Horrores nuestros de cada día
Llevaba 10 asesinatos, pero él dijo que iba por 100 mujeres. Dijo también que prefería que sus perritos se las comieran a que siguieran respirando su oxígeno. Las degollaba y luego las violaba. La víctima más joven conocida tenía 13 años. Cometió sus crímenes en un radio de un par de kilómetros, cambiando constantemente de domicilio, pero siempre en la misma colonia. Saludaba amablemente a las familias de sus víctimas para averiguar cómo iban las investigaciones. Guardaba en sus casas cubetas llenas de órganos tapadas con cemento, y restos que luego comían él y sus perros en el refrigerador. Los huesos se los vendía a los santeros, y los bebés que traían algunas de las víctimas al mejor postor. Cuando se acumulaban o se descomponían los cuerpos, los tiraba en un terreno baldío cerca de su casa. Con la grasa y la piel fertilizaba sus plantitas.

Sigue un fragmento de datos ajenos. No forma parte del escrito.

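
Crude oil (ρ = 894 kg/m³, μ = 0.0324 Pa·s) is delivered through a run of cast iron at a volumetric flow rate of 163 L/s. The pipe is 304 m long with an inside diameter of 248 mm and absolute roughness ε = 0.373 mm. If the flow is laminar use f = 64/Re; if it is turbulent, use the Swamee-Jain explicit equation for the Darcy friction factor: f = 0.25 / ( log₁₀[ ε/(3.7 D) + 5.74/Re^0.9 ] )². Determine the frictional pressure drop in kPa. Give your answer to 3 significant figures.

ΔP ≈ 177 kPa

Q = 163 L/s = 163/1000 = 0.163 m³/s.
Cross-sectional area A = πD²/4 = π(0.248)²/4 = 0.04831 m²; mean velocity V = Q/A = 0.163/0.04831 = 3.374 m/s.
Reynolds number Re = ρVD/μ = 894 · 3.374 · 0.248 / 0.0324 = 2.309e+04.
Re > 4000 → turbulent. Relative roughness ε/D = 0.000373/0.248 = 0.0015. Swamee-Jain: f = 0.25/(log₁₀[0.0015/3.7 + 5.74/2.309e+04^0.9])² = 0.25/(log₁₀[0.000406 + 0.000679])² = 0.25/(-2.964)² = 0.02845.
Darcy-Weisbach: ΔP = f(L/D)(ρV²/2) = 0.02845·(304/0.248)·(894·3.374²/2) = 0.02845·1226·5090 = 1.775e+05 Pa.
ΔP = 1.775e+05 Pa = 177 kPa.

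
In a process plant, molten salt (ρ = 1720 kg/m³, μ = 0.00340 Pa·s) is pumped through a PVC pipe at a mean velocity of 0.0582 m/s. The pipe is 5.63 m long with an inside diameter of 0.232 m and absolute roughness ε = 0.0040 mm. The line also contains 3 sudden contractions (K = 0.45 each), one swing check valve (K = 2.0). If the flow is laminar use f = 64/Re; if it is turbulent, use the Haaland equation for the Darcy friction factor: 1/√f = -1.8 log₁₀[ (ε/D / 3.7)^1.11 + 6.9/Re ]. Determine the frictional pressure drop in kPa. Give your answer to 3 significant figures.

Reynolds number Re = ρVD/μ = 1720 · 0.0582 · 0.232 / 0.0034 = 6831.
Re > 4000 → turbulent. Relative roughness ε/D = 4e-06/0.232 = 1.72e-05. Haaland: 1/√f = -1.8 log₁₀[(1.72e-05/3.7)^1.11 + 6.9/6831] = -1.8 log₁₀[1.21e-06 + 0.00101] = 5.391, so f = 0.03441.
Total minor-loss coefficient ΣK = 3·0.45 + 1·2 = 3.35.
ΔP = [f·L/D + ΣK]·(ρV²/2) = [0.03441·5.63/0.232 + 3.35]·(1720·0.0582²/2) = [0.8349 + 3.35]·2.913 = 12.19 Pa.
ΔP = 12.19 Pa = 0.0122 kPa.

ΔP ≈ 0.0122 kPa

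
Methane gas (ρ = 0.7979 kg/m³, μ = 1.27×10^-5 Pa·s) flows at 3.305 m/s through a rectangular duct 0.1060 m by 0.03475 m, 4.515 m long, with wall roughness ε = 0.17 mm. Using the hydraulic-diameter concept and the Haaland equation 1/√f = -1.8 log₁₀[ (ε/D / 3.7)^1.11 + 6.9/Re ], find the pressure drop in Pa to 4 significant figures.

ΔP ≈ 13.04 Pa

Hydraulic diameter D_h = 4A/P = 4·(0.106·0.03475)/(2·(0.106+0.03475)) = 0.01473/0.2815 = 0.05234 m.
Re = ρVD_h/μ = 0.7979·3.305·0.05234/1.27e-05 = 1.087e+04.
ε/D_h = 0.00017/0.05234 = 0.00325; Haaland gives 1/√f = -1.8 log₁₀[0.000405+0.000635] = 5.37, so f = 0.03468.
ΔP = f(L/D_h)(ρV²/2) = 0.03468·4.515/0.05234·4.358 = 13.04 Pa.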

La esposa del feminicida de Ecatepec enganchaba a las víctimas con promesas de meterlas a negocios de productos de belleza o de ropa de paca. Las escogía jóvenes y bonitas. Esa pareja vivió por años en Ecatepec, en una colonia cualquiera, al lado de gente común. Tenían tres hijos. Es imposible saber cuántos más así viven entre nosotros, disfrazados de buenos vecinos; sabemos que los asesinos seriales no abundan en México, pero con que sean asesinos a secas basta para no dormir.
Mientras, las autoridades que debían protegernos, en Jalisco, ante el exceso de cadáveres anónimos que deja la violencia patria, rentaron un tráiler refrigerado para almacenarlos. Como solución de emergencia no es mala; el problema es que hay restos que llevan allí desde 2015, ninguno de ellos con autopsia, registro de ADN o siquiera fichas descriptivas.
Supimos de la existencia de estas morgues con ruedas de manera accidental: unos vecinos de Tlajomulco de Zúñiga, Jalisco, se quejaron al notar malos olores y fluidos escurriendo de una de las cajas contenedoras. Al final no fueron uno, ni dos, sino cerca de una docena de vehículos en lugares como Acapulco, Xalapa y Tijuana, estacionados en una u otra calle sin que nadie hiciera demasiado no solo por almacenar los cadáveres con algo más de dignidad, sino por tratar de identificar los restos.
En el país hay más de 36 mil desaparecidos, de los cuales 5 mil son niños. 36 mil familias buscando a sus padres, hermanos, esposas, hijas, desesperados porque no saben nada de unos seres amados que, en la mayoría de los casos, fueron levantados por los narcos o por la policía. O, quizá, por uno que otro asesino serial.